The FDA Has Approved A New Diagnostic Imaging Agent To Detect Recurrent Prostate Cancer
The U.S. Food and Drug Administration (FDA) has approved a new diagnostic tool to help doctors pinpoint exactly where in the body prostate cancer recurs. Axumin is a radioactive diagnostic agent for injection used for positron emission tomography (PET) imaging in men with suspected prostate cancer recurrence based on elevated PSA levels following prior treatment. With the approval of the agent, clinicians hope to better determine the location of the recurrence in the prostate, as this defines optimal choice of therapy. Standard imaging tests used to determine identification of sites of recurrence have low diagnostic accuracy, so more accurate techniques are needed.
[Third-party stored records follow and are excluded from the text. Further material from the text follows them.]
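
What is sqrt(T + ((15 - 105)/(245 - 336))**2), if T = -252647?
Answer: I*sqrt(2092161707)/91 ≈ 502.64*I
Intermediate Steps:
sqrt(T + ((15 - 105)/(245 - 336))**2) = sqrt(-252647 + ((15 - 105)/(245 - 336))**2) = sqrt(-252647 + (-90/(-91))**2) = sqrt(-252647 + (-90*(-1/91))**2) = sqrt(-252647 + (90/91)**2) = sqrt(-252647 + 8100/8281) = sqrt(-2092161707/8281) = I*sqrt(2092161707)/91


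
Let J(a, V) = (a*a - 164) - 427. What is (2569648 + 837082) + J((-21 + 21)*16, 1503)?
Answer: 3406139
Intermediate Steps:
J(a, V) = -591 + a² (J(a, V) = (a² - 164) - 427 = (-164 + a²) - 427 = -591 + a²)
(2569648 + 837082) + J((-21 + 21)*16, 1503) = (2569648 + 837082) + (-591 + ((-21 + 21)*16)²) = 3406730 + (-591 + (0*16)²) = 3406730 + (-591 + 0²) = 3406730 + (-591 + 0) = 3406730 - 591 = 3406139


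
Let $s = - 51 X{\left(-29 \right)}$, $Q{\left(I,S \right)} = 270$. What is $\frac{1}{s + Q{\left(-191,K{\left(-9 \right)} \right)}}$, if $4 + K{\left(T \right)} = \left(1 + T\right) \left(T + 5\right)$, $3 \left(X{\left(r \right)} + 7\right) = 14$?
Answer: $\frac{1}{389} \approx 0.0025707$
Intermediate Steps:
$X{\left(r \right)} = - \frac{7}{3}$ ($X{\left(r \right)} = -7 + \frac{1}{3} \cdot 14 = -7 + \frac{14}{3} = - \frac{7}{3}$)
$K{\left(T \right)} = -4 + \left(1 + T\right) \left(5 + T\right)$ ($K{\left(T \right)} = -4 + \left(1 + T\right) \left(T + 5\right) = -4 + \left(1 + T\right) \left(5 + T\right)$)
$s = 119$ ($s = \left(-51\right) \left(- \frac{7}{3}\right) = 119$)
$\frac{1}{s + Q{\left(-191,K{\left(-9 \right)} \right)}} = \frac{1}{119 + 270} = \frac{1}{389}$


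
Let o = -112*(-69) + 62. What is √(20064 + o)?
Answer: √27854 ≈ 166.90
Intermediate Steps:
o = 7790 (o = 7728 + 62 = 7790)
√(20064 + o) = √(20064 + 7790) = √27854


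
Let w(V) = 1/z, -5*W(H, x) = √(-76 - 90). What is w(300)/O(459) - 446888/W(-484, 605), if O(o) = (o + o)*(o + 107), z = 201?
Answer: 1/104437188 - 1117220*I*√166/83 ≈ 9.5751e-9 - 1.7343e+5*I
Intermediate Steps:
W(H, x) = -I*√166/5 (W(H, x) = -√(-76 - 90)/5 = -I*√166/5)
O(o) = 2*o*(107 + o) (O(o) = (2*o)*(107 + o) = 2*o*(107 + o))
w(V) = 1/201
w(300)/O(459) - 446888/W(-484, 605) = 1/(201*((2*459*(107 + 459)))) - 446888*5*I*√166/166 = 1/(201*((2*459*566))) - 1117220*I*√166/83 = (1/201)/519588 - 1117220*I*√166/83 = (1/201)*(1/519588) - 1117220*I*√166/83 = 1/104437188 - 1117220*I*√166/83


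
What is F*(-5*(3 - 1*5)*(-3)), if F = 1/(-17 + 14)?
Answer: 10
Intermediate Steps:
F = -1/3 (F = 1/(-3) = -1/3 ≈ -0.33333)
F*(-5*(3 - 1*5)*(-3)) = -(-5*(3 - 1*5))*(-3)/3 = -(-5*(3 - 5))*(-3)/3 = -(-5*(-2))*(-3)/3 = -10*(-3)/3 = -1/3*(-30) = 10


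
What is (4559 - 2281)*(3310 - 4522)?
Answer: -2760936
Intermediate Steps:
(4559 - 2281)*(3310 - 4522) = 2278*(-1212) = -2760936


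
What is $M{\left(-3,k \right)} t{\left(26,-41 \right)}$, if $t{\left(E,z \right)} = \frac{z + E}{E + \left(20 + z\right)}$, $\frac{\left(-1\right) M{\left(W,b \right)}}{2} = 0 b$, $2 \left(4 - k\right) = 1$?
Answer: $0$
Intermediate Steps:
$k = \frac{7}{2}$ ($k = 4 - \frac{1}{2} = \frac{7}{2} \approx 3.5$)
$M{\left(W,b \right)} = 0$ ($M{\left(W,b \right)} = - 2 \cdot 0 b = \left(-2\right) 0 = 0$)
$t{\left(E,z \right)} = \frac{E + z}{20 + E + z}$
$M{\left(-3,k \right)} t{\left(26,-41 \right)} = 0 \frac{26 - 41}{20 + 26 - 41} = 0 \cdot \frac{1}{5} \left(-15\right) = 0 \left(-3\right) = 0$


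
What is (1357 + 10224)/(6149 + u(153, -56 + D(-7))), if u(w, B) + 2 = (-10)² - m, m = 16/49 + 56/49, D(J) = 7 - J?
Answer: 567469/306031 ≈ 1.8543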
“Imaging tests are not able to determine the location of the recurrent prostate cancer when the PSA is at very low levels. Axumin is shown to provide another accurate imaging approach for these patients.”
-Libero Marzella, M.D., Ph.D., FDA’s director of the Division of Medical Imaging Products
Axumin is a synthetic amino acid that is actively transported into prostate cancer cells by amino acid transporters. It is not metabolized, nor is it incorporated into newly synthesized proteins. Imaging studies have demonstrated that Axumin is preferentially taken up into prostate cancer compared with surrounding normal tissue and visualization is not obscured by bladder uptake.
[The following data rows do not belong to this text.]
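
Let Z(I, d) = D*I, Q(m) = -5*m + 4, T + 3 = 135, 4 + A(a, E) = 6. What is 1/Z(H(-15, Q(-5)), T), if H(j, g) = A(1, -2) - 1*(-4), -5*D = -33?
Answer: 5/198 ≈ 0.025253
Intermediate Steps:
D = 33/5 (D = -⅕*(-33) = 33/5 ≈ 6.6000)
A(a, E) = 2 (A(a, E) = -4 + 6 = 2)
T = 132 (T = -3 + 135 = 132)
Q(m) = 4 - 5*m
H(j, g) = 6 (H(j, g) = 2 - 1*(-4) = 2 + 4 = 6)
Z(I, d) = 33*I/5
1/Z(H(-15, Q(-5)), T) = 1/((33/5)*6) = 1/(198/5) = 5/198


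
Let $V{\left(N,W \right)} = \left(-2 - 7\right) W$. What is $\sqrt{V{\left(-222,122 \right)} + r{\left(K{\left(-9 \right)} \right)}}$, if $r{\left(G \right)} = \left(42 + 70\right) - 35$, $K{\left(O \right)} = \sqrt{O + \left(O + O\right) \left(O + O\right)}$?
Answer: $i \sqrt{1021} \approx 31.953 i$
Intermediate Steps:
$K{\left(O \right)} = \sqrt{O + 4 O^{2}}$ ($K{\left(O \right)} = \sqrt{O + 2 O 2 O} = \sqrt{O + 4 O^{2}}$)
$r{\left(G \right)} = 77$ ($r{\left(G \right)} = 112 - 35 = 77$)
$V{\left(N,W \right)} = - 9 W$
$\sqrt{V{\left(-222,122 \right)} + r{\left(K{\left(-9 \right)} \right)}} = \sqrt{\left(-9\right) 122 + 77} = \sqrt{-1098 + 77} = \sqrt{-1021} = i \sqrt{1021}$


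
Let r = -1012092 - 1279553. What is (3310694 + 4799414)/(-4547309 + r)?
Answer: -4055054/3419477 ≈ -1.1859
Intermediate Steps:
r = -2291645
(3310694 + 4799414)/(-4547309 + r) = (3310694 + 4799414)/(-4547309 - 2291645) = 8110108/(-6838954) = 8110108*(-1/6838954) = -4055054/3419477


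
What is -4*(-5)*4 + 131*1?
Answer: 211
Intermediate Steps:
-4*(-5)*4 + 131*1 = 20*4 + 131 = 80 + 131 = 211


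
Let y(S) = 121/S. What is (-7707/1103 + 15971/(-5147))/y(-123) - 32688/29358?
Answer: 10244431201670/1120389453491 ≈ 9.1436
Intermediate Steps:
(-7707/1103 + 15971/(-5147))/y(-123) - 32688/29358 = (-7707/1103 + 15971/(-5147))/((121/(-123))) - 32688/29358 = (-7707*1/1103 + 15971*(-1/5147))/((121*(-1/123))) - 32688*1/29358 = (-7707/1103 - 15971/5147)/(-121/123) - 1816/1631 = -57283942/5677141*(-123/121) - 1816/1631 = 7045924866/686934061 - 1816/1631 = 10244431201670/1120389453491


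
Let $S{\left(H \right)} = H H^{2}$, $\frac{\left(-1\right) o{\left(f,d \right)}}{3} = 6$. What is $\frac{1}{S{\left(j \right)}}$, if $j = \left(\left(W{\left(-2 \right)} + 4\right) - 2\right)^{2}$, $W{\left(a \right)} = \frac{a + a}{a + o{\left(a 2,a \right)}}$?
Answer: $\frac{15625}{1771561} \approx 0.0088199$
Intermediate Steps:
$o{\left(f,d \right)} = -18$ ($o{\left(f,d \right)} = \left(-3\right) 6 = -18$)
$W{\left(a \right)} = \frac{2 a}{-18 + a}$ ($W{\left(a \right)} = \frac{a + a}{a - 18} = \frac{2 a}{-18 + a}$)
$j = \frac{121}{25}$ ($j = \left(\left(2 \left(-2\right) \frac{1}{-18 - 2} + 4\right) - 2\right)^{2} = \left(\left(2 \left(-2\right) \frac{1}{-20} + 4\right) - 2\right)^{2} = \left(\left(2 \left(-2\right) \left(- \frac{1}{20}\right) + 4\right) - 2\right)^{2} = \left(\left(\frac{1}{5} + 4\right) - 2\right)^{2} = \left(\frac{21}{5} - 2\right)^{2} = \left(\frac{11}{5}\right)^{2} = \frac{121}{25} \approx 4.84$)
$S{\left(H \right)} = H^{3}$
$\frac{1}{S{\left(j \right)}} = \frac{1}{\left(\frac{121}{25}\right)^{3}} = \frac{1}{\frac{1771561}{15625}} = \frac{15625}{1771561}$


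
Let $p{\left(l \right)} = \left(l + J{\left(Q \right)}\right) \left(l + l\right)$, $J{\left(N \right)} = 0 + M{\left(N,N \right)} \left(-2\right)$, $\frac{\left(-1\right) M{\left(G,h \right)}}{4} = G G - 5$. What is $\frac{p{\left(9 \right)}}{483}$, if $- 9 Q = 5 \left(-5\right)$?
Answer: $\frac{4978}{4347} \approx 1.1452$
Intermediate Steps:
$Q = \frac{25}{9}$ ($Q = - \frac{5 \left(-5\right)}{9} = \left(- \frac{1}{9}\right) \left(-25\right) = \frac{25}{9} \approx 2.7778$)
$M{\left(G,h \right)} = 20 - 4 G^{2}$ ($M{\left(G,h \right)} = - 4 \left(G G - 5\right) = - 4 \left(G^{2} - 5\right) = - 4 \left(-5 + G^{2}\right) = 20 - 4 G^{2}$)
$J{\left(N \right)} = -40 + 8 N^{2}$ ($J{\left(N \right)} = 0 + \left(20 - 4 N^{2}\right) \left(-2\right) = 0 + \left(-40 + 8 N^{2}\right) = -40 + 8 N^{2}$)
$p{\left(l \right)} = 2 l \left(\frac{1760}{81} + l\right)$ ($p{\left(l \right)} = \left(l - \left(40 - 8 \left(\frac{25}{9}\right)^{2}\right)\right) \left(l + l\right) = \left(l + \left(-40 + 8 \cdot \frac{625}{81}\right)\right) 2 l = \left(l + \left(-40 + \frac{5000}{81}\right)\right) 2 l = \left(l + \frac{1760}{81}\right) 2 l = \left(\frac{1760}{81} + l\right) 2 l = 2 l \left(\frac{1760}{81} + l\right)$)
$\frac{p{\left(9 \right)}}{483} = \frac{\frac{2}{81} \cdot 9 \left(1760 + 81 \cdot 9\right)}{483} = \frac{2}{81} \cdot 9 \left(1760 + 729\right) \frac{1}{483} = \frac{2}{81} \cdot 9 \cdot 2489 \cdot \frac{1}{483} = \frac{4978}{9} \cdot \frac{1}{483} = \frac{4978}{4347}$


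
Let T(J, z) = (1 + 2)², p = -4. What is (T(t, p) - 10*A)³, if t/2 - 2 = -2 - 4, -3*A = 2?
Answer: 103823/27 ≈ 3845.3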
The FDA based their decision on results of two studies that evaluated the safety and efficacy of Axumin (Blue Earth Diagnostics). One study compared 105 Axumin scans to histopathology obtained by prostate biopsy and by biopsies of suspicious imaged lesions in men suspected of having prostate cancer recurrence. In the second study, researchers evaluated 96 Axumin scans with C11 choline scans in patients with a median PSA of 1.44 ng/mL. In both studies, on-site radiologists read the scans, followed by three independent radiologists who read the same scans in a blinded fashion.
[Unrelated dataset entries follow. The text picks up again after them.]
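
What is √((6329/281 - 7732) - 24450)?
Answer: I*√2539344453/281 ≈ 179.33*I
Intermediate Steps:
√((6329/281 - 7732) - 24450) = √(-2166363/281 - 24450) = √(-9036813/281) = I*√2539344453/281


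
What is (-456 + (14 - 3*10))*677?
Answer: -319544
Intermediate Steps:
(-456 + (14 - 3*10))*677 = (-456 + (14 - 30))*677 = (-456 - 16)*677 = -472*677 = -319544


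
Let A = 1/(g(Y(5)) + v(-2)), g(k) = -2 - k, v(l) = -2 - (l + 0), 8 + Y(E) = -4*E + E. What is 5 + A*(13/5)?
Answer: 538/105 ≈ 5.1238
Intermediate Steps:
Y(E) = -8 - 3*E (Y(E) = -8 + (-4*E + E) = -8 - 3*E)
v(l) = -2 - l
A = 1/21 (A = 1/((-2 - (-8 - 3*5)) + (-2 - 1*(-2))) = 1/((-2 - (-8 - 15)) + (-2 + 2)) = 1/((-2 - 1*(-23)) + 0) = 1/((-2 + 23) + 0) = 1/(21 + 0) = 1/21 ≈ 0.047619)
5 + A*(13/5) = 5 + (13/5)/21 = 5 + (13*(⅕))/21 = 5 + (1/21)*(13/5) = 5 + 13/105 = 538/105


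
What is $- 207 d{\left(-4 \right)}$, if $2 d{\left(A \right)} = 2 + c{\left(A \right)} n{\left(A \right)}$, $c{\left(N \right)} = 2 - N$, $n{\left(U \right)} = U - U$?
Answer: $-207$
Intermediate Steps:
$n{\left(U \right)} = 0$
$d{\left(A \right)} = 1$ ($d{\left(A \right)} = \frac{2 + \left(2 - A\right) 0}{2} = \frac{2 + 0}{2} = \frac{1}{2} \cdot 2 = 1$)
$- 207 d{\left(-4 \right)} = \left(-207\right) 1 = -207$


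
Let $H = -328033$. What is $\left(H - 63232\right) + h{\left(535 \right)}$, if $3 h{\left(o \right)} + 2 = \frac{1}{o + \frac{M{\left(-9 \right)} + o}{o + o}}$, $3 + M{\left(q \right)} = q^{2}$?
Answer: $- \frac{672659629141}{1719189} \approx -3.9127 \cdot 10^{5}$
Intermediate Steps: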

“Image interpretation errors can occur with Axumin PET imaging. A negative image does not rule out the presence of recurrent prostate cancer and a positive image does not confirm the presence of recurrent prostate cancer. Clinical correlation, which may include histopathological evaluation of the suspected recurrence site, is recommended.”
-FDA News Release
Overall, results of the independent scan readings were consistent and confirmed the results of the on-site readings, thereby supporting the efficacy of Axumin for imaging prostate cancer. The most commonly reported adverse reactions in patients are injection site pain, redness, and a metallic taste in the mouth. Axumin is a radioactive drug and the agency advises that the agent should be handled with appropriate safety measures to minimize radiation exposure to patients and healthcare providers during administration. Axumin is marketed by Blue Earth Diagnostics, Ltd., Oxford, United Kingdom.